"Linia życia" [recenzja]: Reanimatorzy
Śmierć - ostateczna granica. Zuchwali studenci medycyny postanawiają ją przekroczyć i jeden po drugim pozwalają się zabić, aby chwilę potem zostać przywróconymi do życia, bogatsi o jakże unikatowe doświadczenia.
"Linia życia" Nielsa Ardena Opleva jest remakiem horroru Joela Schumachera z 1990 roku, filmu dalekiego od wybitności, ale wciąż potrafiącego dostarczyć sporo godziwej rozrywki. Trzeba dodać: stereotypowym remakiem. Takim, który przypomina koślawą kalkę. Który krok po kroku trwoni jednak wszystko to, co jest w oryginale wartościowe. I który nakazuje powtarzać frazesy o bezdusznej komercyjnej machinie, pogłębiającym się upadku kina i rychłym końcu świata.

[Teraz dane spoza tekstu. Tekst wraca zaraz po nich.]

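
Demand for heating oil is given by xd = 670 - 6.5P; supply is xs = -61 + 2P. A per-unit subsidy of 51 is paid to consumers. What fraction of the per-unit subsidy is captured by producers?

Pre-subsidy: 670 - 6.5P = -61 + 2P gives P* = 86, x* = 111.
With the rebate, buyers effectively pay Pb = Ps − 51, where Ps is the price sellers receive.
Demand in terms of Ps becomes xd = 670 − 6.5(Ps − 51) = 1001.5 - 6.5Ps. Setting this equal to supply: 1001.5 - 6.5Ps = -61 + 2Ps, so Ps = 125.
Buyers pay Pb = 125 − 51 = 74; x' = -61 + 2·125 = 189.
Buyers' price falls by P* − Pb = 86 − 74 = 12; sellers' price rises by Ps − P* = 125 − 86 = 39.
So producers capture 39/51 = 13/17 of each unit of subsidy.

Producer share = 13/17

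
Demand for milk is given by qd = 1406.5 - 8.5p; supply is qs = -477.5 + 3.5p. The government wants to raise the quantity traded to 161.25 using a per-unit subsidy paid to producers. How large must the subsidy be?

Required subsidy s = 36 per unit

At q = 161.25, invert demand for the buyer price: pb = (1406.5 − 161.25)/8.5 = 146.5; invert supply for the seller price: ps = (161.25 − (-477.5))/3.5 = 182.5.
The subsidy must fill the gap: s = ps − pb = 182.5 − 146.5 = 36.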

Tak jak w pierwowzorze, mamy galerię barwnych postaci, dandysów, ryzykantów i desperatów, tak w nowej wersji śledzimy dramatyczne perypetie ludzi ze stocka, będącymi płaskimi reprezentacjami pewnych typów osobowości. Nawet Ellen Page - wcielającej się w rolę udręczonej dziewczyny, dla której wycieczka na drugą stronę jest sprawą osobistą - nie udaje się stworzyć pełnowymiarowej bohaterki: jej dziewczęca kruchość nabiera nagle odpychającego melodramatycznego rysu.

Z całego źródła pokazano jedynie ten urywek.